Friday, October 14, 2011

Education bubble: WOW

One indication of a bubble is a big increase in debt financing. Using this metric, we are in a huge education bubble. This infographic takes time to go through, but I was shocked at the amount of debt students take on, the default rates on student loans, and students' inability to use bankruptcy to get out of debt. Exposing the Student Loan Racket in America


  1. I have a friend who graduated with a MS from Harvard, and was working on a 2nd MS in nursing at Vanderbilt, but succumbed to mental illness which unfortunately runs in her family.

    Now she can't hold a job, and is buried, probably for life, in debt she can't repay, and will never go away.

    I understand the need to minimize moral hazard in student loans. But the "rational actor" model breaks down when the decision to be rational is taken away from you.

    Plus, the streets in Wall Street are rather crowded these days with young people who took on student loans, and then graduated into an economy with an unprecedented shortfall of aggregate demand and no hopes of getting a job or paying off their debts.

    If I could make one criticism of the EMBA program, it's that they forced us to read Thomas Friedman, and didn't force us to read Nassim Nicholas Taleb. Reading Friedman actually makes you dumber. Reading Taleb gave me a humbling grasp of the power that luck (or lack thereof) has in shaping your life.

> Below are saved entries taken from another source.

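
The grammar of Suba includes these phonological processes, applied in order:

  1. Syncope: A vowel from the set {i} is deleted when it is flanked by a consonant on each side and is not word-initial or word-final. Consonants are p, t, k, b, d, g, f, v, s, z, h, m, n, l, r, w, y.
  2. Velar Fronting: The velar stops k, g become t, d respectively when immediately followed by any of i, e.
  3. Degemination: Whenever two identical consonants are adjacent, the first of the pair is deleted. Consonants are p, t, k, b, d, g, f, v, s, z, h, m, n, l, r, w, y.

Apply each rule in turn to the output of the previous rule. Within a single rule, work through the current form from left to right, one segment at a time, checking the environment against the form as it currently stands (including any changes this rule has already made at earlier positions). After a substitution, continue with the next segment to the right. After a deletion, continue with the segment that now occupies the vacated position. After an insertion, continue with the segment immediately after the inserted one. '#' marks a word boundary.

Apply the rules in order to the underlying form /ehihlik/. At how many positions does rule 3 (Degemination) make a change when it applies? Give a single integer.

1

1 Syncope: [ehihlik] → [ehhlk]
2 Velar Fronting: no change — [ehhlk]
3 Degemination: [ehhlk] → [ehlk]
Rule 3 changed 1 position(s).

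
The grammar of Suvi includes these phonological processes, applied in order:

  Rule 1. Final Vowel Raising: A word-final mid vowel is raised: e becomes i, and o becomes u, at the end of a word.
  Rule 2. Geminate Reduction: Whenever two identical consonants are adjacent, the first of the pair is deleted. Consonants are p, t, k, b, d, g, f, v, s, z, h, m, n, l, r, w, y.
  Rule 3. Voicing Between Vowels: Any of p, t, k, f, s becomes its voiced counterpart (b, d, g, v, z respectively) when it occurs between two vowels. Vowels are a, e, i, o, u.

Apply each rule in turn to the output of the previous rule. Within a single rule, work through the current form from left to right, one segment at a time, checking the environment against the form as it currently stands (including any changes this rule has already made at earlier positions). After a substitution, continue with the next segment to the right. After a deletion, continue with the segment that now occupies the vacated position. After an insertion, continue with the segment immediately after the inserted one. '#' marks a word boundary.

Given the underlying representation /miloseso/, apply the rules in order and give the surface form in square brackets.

[milozezu]

Rule 1 Final Vowel Raising: [miloseso] → [milosesu]
Rule 2 Geminate Reduction: no change — [milosesu]
Rule 3 Voicing Between Vowels: [milosesu] → [milozezu]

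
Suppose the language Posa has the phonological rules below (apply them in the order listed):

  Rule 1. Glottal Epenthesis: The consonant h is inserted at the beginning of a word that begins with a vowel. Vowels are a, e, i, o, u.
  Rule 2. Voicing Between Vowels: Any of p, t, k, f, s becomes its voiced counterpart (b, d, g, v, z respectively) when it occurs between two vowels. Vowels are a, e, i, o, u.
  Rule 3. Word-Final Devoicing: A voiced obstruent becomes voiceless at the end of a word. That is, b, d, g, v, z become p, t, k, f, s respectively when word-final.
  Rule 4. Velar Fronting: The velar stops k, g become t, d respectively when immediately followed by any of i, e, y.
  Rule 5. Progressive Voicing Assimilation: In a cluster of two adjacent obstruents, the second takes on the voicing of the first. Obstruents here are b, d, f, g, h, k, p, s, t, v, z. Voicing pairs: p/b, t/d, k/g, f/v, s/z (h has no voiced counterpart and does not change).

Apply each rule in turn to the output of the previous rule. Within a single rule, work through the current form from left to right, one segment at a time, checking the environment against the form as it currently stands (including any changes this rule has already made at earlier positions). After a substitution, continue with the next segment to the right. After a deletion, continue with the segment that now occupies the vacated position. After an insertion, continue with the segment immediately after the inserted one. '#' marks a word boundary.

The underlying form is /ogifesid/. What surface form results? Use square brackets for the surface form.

Rule 1 Glottal Epenthesis: [ogifesid] → [hogifesid]
Rule 2 Voicing Between Vowels: [hogifesid] → [hogivezid]
Rule 3 Word-Final Devoicing: [hogivezid] → [hogivezit]
Rule 4 Velar Fronting: [hogivezit] → [hodivezit]
Rule 5 Progressive Voicing Assimilation: no change — [hodivezit]

[hodivezit]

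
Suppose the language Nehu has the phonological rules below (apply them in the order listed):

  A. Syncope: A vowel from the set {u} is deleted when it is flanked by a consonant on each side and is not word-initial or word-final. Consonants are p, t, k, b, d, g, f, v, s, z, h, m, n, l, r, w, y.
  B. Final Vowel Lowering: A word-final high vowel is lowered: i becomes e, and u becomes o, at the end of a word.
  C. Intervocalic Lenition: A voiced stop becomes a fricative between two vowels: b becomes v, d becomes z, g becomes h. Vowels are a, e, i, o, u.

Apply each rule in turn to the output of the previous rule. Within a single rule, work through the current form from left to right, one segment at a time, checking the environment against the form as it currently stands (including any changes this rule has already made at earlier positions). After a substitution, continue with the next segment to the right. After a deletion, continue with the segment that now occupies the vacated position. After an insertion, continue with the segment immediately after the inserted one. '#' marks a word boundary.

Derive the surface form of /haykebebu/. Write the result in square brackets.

[haykevevo]

A Syncope: no change — [haykebebu]
B Final Vowel Lowering: [haykebebu] → [haykebebo]
C Intervocalic Lenition: [haykebebo] → [haykevevo]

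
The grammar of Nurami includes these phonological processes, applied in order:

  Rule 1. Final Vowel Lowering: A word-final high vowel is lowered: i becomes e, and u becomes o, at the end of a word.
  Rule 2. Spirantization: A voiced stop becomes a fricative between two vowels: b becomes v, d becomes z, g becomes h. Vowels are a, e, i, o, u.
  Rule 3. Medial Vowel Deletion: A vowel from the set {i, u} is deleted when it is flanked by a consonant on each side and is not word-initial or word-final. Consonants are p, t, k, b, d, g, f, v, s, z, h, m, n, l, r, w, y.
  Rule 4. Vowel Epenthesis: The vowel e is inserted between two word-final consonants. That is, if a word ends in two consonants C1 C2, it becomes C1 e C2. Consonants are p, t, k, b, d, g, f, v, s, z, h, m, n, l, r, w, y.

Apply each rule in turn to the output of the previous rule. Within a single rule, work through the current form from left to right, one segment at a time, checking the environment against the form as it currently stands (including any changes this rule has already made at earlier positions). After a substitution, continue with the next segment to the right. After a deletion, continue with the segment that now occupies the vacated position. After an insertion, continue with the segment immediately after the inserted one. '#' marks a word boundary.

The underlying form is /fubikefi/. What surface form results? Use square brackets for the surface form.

[fvkefe]

Rule 1 Final Vowel Lowering: [fubikefi] → [fubikefe]
Rule 2 Spirantization: [fubikefe] → [fuvikefe]
Rule 3 Medial Vowel Deletion: [fuvikefe] → [fvkefe]
Rule 4 Vowel Epenthesis: no change — [fvkefe]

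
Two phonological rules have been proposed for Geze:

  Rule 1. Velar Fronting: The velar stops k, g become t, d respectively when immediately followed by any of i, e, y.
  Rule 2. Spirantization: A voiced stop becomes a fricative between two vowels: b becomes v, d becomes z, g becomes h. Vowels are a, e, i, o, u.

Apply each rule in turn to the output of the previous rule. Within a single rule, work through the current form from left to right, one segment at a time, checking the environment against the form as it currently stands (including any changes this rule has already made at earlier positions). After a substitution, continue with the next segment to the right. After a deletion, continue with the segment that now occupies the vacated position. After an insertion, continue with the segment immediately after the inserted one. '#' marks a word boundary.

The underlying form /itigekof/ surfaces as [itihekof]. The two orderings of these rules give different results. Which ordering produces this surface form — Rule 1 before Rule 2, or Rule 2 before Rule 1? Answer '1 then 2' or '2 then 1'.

Order 1 then 2:
  1 Velar Fronting: [itigekof] → [itidekof]
  2 Spirantization: [itidekof] → [itizekof]
  result: [itizekof]
Order 2 then 1:
  2 Spirantization: [itigekof] → [itihekof]
  1 Velar Fronting: no change — [itihekof]
  result: [itihekof]

2 then 1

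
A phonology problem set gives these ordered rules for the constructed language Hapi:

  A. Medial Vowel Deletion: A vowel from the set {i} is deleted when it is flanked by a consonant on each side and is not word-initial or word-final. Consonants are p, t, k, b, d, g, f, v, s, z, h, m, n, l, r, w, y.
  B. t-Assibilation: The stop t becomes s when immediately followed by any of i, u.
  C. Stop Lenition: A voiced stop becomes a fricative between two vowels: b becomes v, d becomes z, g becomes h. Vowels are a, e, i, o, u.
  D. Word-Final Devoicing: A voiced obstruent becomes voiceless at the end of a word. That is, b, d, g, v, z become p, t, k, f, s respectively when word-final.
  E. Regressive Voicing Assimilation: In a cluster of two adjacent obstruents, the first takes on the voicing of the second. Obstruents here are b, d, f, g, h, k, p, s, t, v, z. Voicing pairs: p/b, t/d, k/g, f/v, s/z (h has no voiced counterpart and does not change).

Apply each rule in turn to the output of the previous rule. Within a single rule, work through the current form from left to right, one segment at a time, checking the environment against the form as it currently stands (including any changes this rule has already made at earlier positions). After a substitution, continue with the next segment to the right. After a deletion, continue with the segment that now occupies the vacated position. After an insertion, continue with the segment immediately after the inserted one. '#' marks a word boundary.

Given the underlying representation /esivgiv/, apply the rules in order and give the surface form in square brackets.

A Medial Vowel Deletion: [esivgiv] → [esvgv]
B t-Assibilation: no change — [esvgv]
C Stop Lenition: no change — [esvgv]
D Word-Final Devoicing: [esvgv] → [esvgf]
E Regressive Voicing Assimilation: [esvgf] → [ezvkf]

[ezvkf]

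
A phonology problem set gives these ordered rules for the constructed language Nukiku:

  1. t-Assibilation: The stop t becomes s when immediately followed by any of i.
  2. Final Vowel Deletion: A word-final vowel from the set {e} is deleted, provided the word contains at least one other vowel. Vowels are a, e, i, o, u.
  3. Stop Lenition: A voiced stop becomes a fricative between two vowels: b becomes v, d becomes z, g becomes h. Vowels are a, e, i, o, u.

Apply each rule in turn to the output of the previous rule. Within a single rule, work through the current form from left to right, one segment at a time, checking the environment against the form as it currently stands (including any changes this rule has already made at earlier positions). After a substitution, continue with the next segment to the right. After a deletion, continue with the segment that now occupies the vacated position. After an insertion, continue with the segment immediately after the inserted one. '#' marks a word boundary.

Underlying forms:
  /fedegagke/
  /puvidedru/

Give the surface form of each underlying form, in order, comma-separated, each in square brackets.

[fezehagk], [puvizedru]

/fedegagke/:
  1 t-Assibilation: no change — [fedegagke]
  2 Final Vowel Deletion: [fedegagke] → [fedegagk]
  3 Stop Lenition: [fedegagk] → [fezehagk]
/puvidedru/:
  1 t-Assibilation: no change — [puvidedru]
  2 Final Vowel Deletion: no change — [puvidedru]
  3 Stop Lenition: [puvidedru] → [puvizedru]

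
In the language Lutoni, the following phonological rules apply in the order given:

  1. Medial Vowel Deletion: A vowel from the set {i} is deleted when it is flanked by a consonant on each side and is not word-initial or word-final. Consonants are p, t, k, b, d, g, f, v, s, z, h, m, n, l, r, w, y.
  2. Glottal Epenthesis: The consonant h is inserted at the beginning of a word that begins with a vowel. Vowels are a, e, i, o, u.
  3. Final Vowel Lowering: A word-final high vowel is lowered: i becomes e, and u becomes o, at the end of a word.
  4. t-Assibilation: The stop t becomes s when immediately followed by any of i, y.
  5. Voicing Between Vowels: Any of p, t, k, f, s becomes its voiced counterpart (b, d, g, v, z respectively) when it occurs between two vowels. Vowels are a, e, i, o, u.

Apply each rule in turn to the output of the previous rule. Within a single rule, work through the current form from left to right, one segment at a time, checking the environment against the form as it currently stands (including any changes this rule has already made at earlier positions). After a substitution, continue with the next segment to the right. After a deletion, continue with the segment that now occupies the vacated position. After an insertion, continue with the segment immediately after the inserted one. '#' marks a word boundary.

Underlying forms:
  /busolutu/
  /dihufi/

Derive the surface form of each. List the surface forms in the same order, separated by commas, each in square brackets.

/busolutu/:
  1 Medial Vowel Deletion: no change — [busolutu]
  2 Glottal Epenthesis: no change — [busolutu]
  3 Final Vowel Lowering: [busolutu] → [busoluto]
  4 t-Assibilation: no change — [busoluto]
  5 Voicing Between Vowels: [busoluto] → [buzoludo]
/dihufi/:
  1 Medial Vowel Deletion: [dihufi] → [dhufi]
  2 Glottal Epenthesis: no change — [dhufi]
  3 Final Vowel Lowering: [dhufi] → [dhufe]
  4 t-Assibilation: no change — [dhufe]
  5 Voicing Between Vowels: [dhufe] → [dhuve]

[buzoludo], [dhuve]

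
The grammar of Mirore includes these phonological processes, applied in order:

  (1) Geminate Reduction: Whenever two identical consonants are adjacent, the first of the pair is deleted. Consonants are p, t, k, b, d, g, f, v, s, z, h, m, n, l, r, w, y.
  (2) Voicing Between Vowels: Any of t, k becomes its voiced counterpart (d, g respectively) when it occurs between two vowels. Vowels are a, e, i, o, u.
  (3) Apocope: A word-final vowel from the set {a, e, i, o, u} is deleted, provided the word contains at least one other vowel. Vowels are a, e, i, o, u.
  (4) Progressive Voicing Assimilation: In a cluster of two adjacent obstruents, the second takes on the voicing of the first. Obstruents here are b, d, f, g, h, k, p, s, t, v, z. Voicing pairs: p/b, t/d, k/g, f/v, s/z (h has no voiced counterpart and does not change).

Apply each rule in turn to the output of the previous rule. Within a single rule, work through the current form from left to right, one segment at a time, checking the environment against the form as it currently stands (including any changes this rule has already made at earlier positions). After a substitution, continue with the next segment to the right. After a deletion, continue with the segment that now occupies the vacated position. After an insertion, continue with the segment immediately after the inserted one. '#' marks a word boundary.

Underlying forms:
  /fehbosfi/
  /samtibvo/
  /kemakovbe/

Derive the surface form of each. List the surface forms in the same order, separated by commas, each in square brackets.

/fehbosfi/:
  (1) Geminate Reduction: no change — [fehbosfi]
  (2) Voicing Between Vowels: no change — [fehbosfi]
  (3) Apocope: [fehbosfi] → [fehbosf]
  (4) Progressive Voicing Assimilation: [fehbosf] → [fehposf]
/samtibvo/:
  (1) Geminate Reduction: no change — [samtibvo]
  (2) Voicing Between Vowels: no change — [samtibvo]
  (3) Apocope: [samtibvo] → [samtibv]
  (4) Progressive Voicing Assimilation: no change — [samtibv]
/kemakovbe/:
  (1) Geminate Reduction: no change — [kemakovbe]
  (2) Voicing Between Vowels: [kemakovbe] → [kemagovbe]
  (3) Apocope: [kemagovbe] → [kemagovb]
  (4) Progressive Voicing Assimilation: no change — [kemagovb]

[fehposf], [samtibv], [kemagovb]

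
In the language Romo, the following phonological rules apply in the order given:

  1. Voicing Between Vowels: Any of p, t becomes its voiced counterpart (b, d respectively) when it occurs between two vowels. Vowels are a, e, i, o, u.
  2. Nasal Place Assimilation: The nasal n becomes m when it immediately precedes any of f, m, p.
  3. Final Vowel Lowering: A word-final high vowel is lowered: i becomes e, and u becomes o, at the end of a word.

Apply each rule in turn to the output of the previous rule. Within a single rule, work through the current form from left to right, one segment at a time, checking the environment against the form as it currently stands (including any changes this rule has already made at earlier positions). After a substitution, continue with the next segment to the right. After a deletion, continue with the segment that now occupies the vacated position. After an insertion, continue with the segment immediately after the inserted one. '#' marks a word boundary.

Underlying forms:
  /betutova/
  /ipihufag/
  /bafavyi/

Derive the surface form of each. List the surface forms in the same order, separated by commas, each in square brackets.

/betutova/:
  1 Voicing Between Vowels: [betutova] → [bedudova]
  2 Nasal Place Assimilation: no change — [bedudova]
  3 Final Vowel Lowering: no change — [bedudova]
/ipihufag/:
  1 Voicing Between Vowels: [ipihufag] → [ibihufag]
  2 Nasal Place Assimilation: no change — [ibihufag]
  3 Final Vowel Lowering: no change — [ibihufag]
/bafavyi/:
  1 Voicing Between Vowels: no change — [bafavyi]
  2 Nasal Place Assimilation: no change — [bafavyi]
  3 Final Vowel Lowering: [bafavyi] → [bafavye]

[bedudova], [ibihufag], [bafavye]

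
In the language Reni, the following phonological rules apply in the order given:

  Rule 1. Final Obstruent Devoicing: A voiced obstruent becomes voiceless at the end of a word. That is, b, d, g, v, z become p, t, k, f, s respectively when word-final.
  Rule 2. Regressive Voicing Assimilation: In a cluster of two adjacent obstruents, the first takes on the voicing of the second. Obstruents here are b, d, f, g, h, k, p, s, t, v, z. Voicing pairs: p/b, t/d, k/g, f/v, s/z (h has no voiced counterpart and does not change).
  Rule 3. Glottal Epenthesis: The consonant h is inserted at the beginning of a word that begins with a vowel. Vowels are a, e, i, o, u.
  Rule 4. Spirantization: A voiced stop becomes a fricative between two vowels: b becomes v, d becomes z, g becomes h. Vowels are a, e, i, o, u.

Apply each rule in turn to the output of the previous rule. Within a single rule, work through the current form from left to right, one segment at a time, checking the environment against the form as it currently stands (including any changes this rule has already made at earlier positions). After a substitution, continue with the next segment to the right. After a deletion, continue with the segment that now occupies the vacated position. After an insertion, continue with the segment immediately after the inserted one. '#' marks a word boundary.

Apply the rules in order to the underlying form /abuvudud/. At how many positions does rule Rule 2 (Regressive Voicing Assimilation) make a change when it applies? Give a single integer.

Rule 1 Final Obstruent Devoicing: [abuvudud] → [abuvudut]
Rule 2 Regressive Voicing Assimilation: no change — [abuvudut]
Rule 3 Glottal Epenthesis: [abuvudut] → [habuvudut]
Rule 4 Spirantization: [habuvudut] → [havuvuzut]
Rule Rule 2 changed 0 position(s).

0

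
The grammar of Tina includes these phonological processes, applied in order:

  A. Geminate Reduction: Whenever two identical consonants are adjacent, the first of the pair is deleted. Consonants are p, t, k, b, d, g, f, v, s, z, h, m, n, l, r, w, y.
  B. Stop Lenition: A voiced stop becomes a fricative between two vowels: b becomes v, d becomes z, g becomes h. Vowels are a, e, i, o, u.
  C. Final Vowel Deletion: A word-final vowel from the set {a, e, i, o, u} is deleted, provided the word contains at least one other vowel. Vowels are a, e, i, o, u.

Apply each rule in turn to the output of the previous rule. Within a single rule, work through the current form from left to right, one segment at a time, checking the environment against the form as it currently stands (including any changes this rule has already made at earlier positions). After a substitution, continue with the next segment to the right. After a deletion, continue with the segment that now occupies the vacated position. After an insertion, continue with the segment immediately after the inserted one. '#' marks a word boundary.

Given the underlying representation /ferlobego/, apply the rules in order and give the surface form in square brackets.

[ferloveh]

A Geminate Reduction: no change — [ferlobego]
B Stop Lenition: [ferlobego] → [ferloveho]
C Final Vowel Deletion: [ferloveho] → [ferloveh]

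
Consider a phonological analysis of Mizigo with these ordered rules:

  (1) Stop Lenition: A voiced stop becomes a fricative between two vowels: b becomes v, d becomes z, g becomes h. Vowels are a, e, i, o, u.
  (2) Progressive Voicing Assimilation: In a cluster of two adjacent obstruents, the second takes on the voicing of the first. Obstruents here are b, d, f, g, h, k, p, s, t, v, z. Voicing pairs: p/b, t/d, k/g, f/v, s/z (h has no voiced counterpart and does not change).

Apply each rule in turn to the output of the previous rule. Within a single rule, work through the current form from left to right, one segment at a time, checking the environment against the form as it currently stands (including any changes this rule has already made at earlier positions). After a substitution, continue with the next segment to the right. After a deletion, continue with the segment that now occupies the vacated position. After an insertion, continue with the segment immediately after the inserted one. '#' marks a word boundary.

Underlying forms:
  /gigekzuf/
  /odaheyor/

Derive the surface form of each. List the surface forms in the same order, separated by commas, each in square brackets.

/gigekzuf/:
  (1) Stop Lenition: [gigekzuf] → [gihekzuf]
  (2) Progressive Voicing Assimilation: [gihekzuf] → [giheksuf]
/odaheyor/:
  (1) Stop Lenition: [odaheyor] → [ozaheyor]
  (2) Progressive Voicing Assimilation: no change — [ozaheyor]

[giheksuf], [ozaheyor]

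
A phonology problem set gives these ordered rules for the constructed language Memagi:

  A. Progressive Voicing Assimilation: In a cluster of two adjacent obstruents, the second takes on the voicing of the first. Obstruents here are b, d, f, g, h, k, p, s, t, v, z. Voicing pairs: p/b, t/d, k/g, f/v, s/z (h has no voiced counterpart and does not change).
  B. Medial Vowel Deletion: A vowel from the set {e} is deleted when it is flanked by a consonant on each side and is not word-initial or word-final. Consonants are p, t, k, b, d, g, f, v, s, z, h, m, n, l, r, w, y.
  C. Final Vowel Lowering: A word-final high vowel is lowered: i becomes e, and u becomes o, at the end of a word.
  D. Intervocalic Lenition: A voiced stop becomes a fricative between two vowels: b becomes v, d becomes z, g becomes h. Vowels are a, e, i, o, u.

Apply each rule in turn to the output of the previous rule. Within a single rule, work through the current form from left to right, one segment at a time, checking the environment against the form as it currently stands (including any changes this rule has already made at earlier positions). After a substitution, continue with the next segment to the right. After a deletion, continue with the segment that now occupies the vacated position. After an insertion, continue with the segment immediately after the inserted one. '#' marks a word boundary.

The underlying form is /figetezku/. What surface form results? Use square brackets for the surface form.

A Progressive Voicing Assimilation: [figetezku] → [figetezgu]
B Medial Vowel Deletion: [figetezgu] → [figtzgu]
C Final Vowel Lowering: [figtzgu] → [figtzgo]
D Intervocalic Lenition: no change — [figtzgo]

[figtzgo]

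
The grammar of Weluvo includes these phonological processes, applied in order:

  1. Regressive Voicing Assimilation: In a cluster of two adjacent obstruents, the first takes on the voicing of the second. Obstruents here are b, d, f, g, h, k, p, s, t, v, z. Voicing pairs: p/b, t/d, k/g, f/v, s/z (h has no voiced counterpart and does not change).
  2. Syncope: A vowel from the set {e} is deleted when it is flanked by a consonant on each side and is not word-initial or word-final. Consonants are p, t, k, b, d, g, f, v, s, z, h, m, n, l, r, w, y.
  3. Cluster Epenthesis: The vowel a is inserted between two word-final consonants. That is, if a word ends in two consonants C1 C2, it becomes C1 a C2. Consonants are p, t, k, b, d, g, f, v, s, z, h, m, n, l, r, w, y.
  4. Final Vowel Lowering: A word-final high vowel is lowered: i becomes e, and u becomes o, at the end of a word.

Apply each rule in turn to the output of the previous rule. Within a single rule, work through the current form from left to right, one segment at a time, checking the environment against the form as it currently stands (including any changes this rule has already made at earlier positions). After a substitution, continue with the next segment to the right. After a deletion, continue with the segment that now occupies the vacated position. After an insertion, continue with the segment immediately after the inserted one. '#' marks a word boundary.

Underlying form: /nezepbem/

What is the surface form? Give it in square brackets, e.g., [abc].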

    My friend, and a distinct subset of the people on Wall Street, didn't do anything wrong. They worked hard, sacrificed, and still lost it all. Simply because of bad luck.

    The student loan model (among other things) needs to be rewritten, hurridly, to better handle cases like these.

  2. nice post; very poignant.

    I do want to point out that if you define the problem as a "lack of aggregate demand," then Keynesian stimulus surely follows.